Brice retrouvait à Paris un bon nombre de ses anciens camarades. Ils l'instruisirent de l'état d'esprit qui régnait dans l'armée royale. Tandis que les anciens officiers de l'Empire végétaient dans les grades subalternes, les hauts grades appartenaient de droit aux nobles de la monarchie. L'espoir de l'avancement n'animait plus les coeurs. Dans la Garde royale elle-même, les sous- officiers, qui étaient pour la plupart d'anciens grognards de l'Empereur, regrettaient le passé. Les journaux de l'opposition pénétraient dans les casernes, malgré les ordres les plus sévères. On discutait dans les chambres, à voix basse, avec de mystérieuses précautions, la teneur des articles de polémique. Dans les pensions d'officiers, on se gênait beaucoup moins. Les propos subversifs contre le régime étaient la conversation habituelle pendant les repas.

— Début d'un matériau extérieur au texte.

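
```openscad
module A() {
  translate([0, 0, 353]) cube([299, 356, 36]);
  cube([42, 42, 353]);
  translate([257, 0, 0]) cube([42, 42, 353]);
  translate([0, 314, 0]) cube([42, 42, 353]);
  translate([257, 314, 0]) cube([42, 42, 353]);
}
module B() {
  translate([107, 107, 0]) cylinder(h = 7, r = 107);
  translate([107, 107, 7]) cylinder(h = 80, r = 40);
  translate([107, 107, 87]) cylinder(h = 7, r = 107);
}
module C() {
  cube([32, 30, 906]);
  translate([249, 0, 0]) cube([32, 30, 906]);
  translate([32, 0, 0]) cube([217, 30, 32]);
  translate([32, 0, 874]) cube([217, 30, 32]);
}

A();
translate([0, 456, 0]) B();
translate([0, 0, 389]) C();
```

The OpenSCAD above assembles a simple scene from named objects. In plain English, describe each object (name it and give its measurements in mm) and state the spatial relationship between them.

A is a four-legged stool. The seat is a 299×356×36 mm slab whose top surface is at z = 389 mm; four square legs, each 42×42 mm in cross-section, run from the floor (z = 0) to the underside of the seat, each flush with a corner of the seat.

B is a spool: two coaxial disc flanges of radius 107 mm and thickness 7 mm, joined by a core cylinder of radius 40 mm and height 80 mm. The lower flange rests on z = 0 and the three cylinders share a vertical axis.

C is a rectangular picture frame lying in the x–z plane (depth along y). The opening is 217 mm wide (x) by 842 mm tall (z), surrounded by a border 32 mm wide on all four sides. The frame is 30 mm deep and is made of two full-height vertical stiles with two horizontal rails fitted between them.

The spool is on the floor beside the stool on its +y side. The picture frame is on top of the stool.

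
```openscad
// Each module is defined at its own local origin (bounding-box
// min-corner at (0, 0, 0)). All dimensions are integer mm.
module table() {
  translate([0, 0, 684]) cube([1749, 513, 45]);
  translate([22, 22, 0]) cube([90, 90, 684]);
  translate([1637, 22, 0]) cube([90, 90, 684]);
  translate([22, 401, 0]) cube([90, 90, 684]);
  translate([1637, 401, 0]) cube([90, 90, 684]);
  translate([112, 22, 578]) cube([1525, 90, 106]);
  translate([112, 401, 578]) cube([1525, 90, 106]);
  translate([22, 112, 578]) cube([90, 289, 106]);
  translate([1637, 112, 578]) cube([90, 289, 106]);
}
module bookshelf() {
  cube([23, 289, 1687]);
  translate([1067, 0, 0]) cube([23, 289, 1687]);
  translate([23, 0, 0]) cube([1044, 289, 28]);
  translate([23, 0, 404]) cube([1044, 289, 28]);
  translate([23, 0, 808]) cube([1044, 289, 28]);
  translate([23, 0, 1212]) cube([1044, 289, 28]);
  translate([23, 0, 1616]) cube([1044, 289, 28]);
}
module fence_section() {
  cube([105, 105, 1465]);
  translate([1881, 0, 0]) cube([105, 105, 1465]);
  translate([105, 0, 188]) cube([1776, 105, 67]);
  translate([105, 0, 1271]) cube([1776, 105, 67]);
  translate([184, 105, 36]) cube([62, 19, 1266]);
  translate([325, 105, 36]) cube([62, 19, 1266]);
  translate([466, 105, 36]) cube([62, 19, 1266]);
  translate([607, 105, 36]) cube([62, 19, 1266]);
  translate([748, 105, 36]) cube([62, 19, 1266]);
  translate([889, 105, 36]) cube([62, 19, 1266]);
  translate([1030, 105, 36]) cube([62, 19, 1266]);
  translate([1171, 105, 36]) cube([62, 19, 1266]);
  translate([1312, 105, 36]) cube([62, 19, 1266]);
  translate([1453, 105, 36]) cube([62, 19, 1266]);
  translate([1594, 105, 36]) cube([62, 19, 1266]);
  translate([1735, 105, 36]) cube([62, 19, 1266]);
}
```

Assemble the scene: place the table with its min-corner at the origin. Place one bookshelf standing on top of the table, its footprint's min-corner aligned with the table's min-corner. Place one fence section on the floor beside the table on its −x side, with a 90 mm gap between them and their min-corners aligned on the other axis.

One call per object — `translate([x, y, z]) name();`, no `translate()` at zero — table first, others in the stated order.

table();
translate([0, 0, 729]) bookshelf();
translate([-2076, 0, 0]) fence_section();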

Un des lieux ou se réunissaient les mécontents de l'armée était un vaste magasin situé au n° 1 de la rue Cadet, à l'enseigne du Bazar Français. Il s'y tenait une exposition de marchandises variées et d'objets d'art qui en taisaient, pour ainsi dire, l'ébauche des grands magasins actuels. Ce bazar était, en réalité, une sorte de « foire perpétuelle » où les négociants et les artistes déposaient les articles qu'ils désiraient vendre (41). L'entrée du magasin était libre, ce qui pou-vait expliquer les allées et venues d'un nombreux public de curieux. Le Bazar Français était administré par un sieur Mallent et par le colonel en non activité Sauzet, de l'ex-Garde impériale. Les employés étaient à peu prés tous d'anciens militaires, et beaucoup provenaient, comme leur patron, de la Garde.
L'ex-chef d'escadron Maziau, des Chasseurs à cheval de la Garde avait amené son camarade Brice au Bazar Français, dont il était l'un des hôtes habituels. On le reçut chaleureusement. Brice fit ainsi la connaissance de Roy, l'avocat de Grenoble, fondateur de la première société secrète, l'Union, de Dumoulin, le gantier, qui fut le fourrier de Napoléon au retour de l'île d'Elbe, et d'autres, parmi lesquels le capitaine Nantil, un lorrain, qui avait juré la mort des Bourbons. Brice entra d'emblée dans le complot qui s'ourdissait au Bazar. Il s'y trouvait en bonne compagnie puisque les conjurés s'appelaient les généraux Pajol. Bachelu, Eugène Merlin, les colonels Ordener, Dentzel, Combes, Caron, Ferrari, Fabvier (de Pont-à-Mousson) et parmi les officiers subalternes, les capitaines Michelet, Thevenin, les lieutenants Maillet, Ladvocat, etc. (42). Brice reconnut dans cette nombreuse compagnie ses anciens camarades de régiment, les capitaines Charles Parquin et Krettly.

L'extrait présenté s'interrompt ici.